How cloud optical properties will respond to warming remains a large source of uncertainty in predictions of future warming. This study provides independent support from ground-based observations that reinforces previous model and satellite findings that show cloud reflectivity to increase at colder temperatures and cloud reflectivity to decrease at warmer temperatures. An analysis of the physical mechanisms driving this behavior provides a basis to assess model performance and highlights the importance of competing factors that contribute to the overall change in cloud properties with warming.

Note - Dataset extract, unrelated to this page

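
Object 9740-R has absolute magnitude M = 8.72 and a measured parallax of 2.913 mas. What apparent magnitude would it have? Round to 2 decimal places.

m = 16.40

d = 1/p = 1/0.002913″ = 343.29 pc.
m − M = 5 log₁₀ d − 5 = 5 log₁₀(343.29) − 5 = 12.6783 − 5 = 7.6783.
m = M + (m − M) = 8.72 + 7.6783 = 16.40.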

Many climate models predict that the reflectivity of low-level clouds increases with warming in the middle and high latitudes. Specifically, models predict an increase in reflectivity at colder temperatures below freezing and a decrease with warming at warmer temperatures. Analysis of satellite retrievals has also found a similar relationship. Scientists at LLNL, CSU, and SUNY-Albany used cloud retrievals from the U.S. Department of Energy’s Atmospheric and Radiation Measurement (ARM) program to test whether the same relationship can also be seen in ground-based observations of low-level stratiform clouds. Indeed, optical depth retrievals from independent instruments show the same qualitative relationship, where most of the response is explained by the changes in the amount of cloud water. Furthermore, the extra-detail provided by ARM observations allowed the scientists to test whether observational evidence supports any of five mechanisms proposed in the literature to drive changes in cloud reflectivity with temperature. They found that an increase in condensed water following the adiabatic lapse rate and a shift in the cloud phase from ice to liquid both contributed to the increase in cloud water with warming. They also found that a decrease in cloud water was explained by a weakening of the cloud-top inversion and stabilization of the boundary layer. The findings and methods within this study provide a means to observationally constrain model processes that are behind the cloud response to future warming.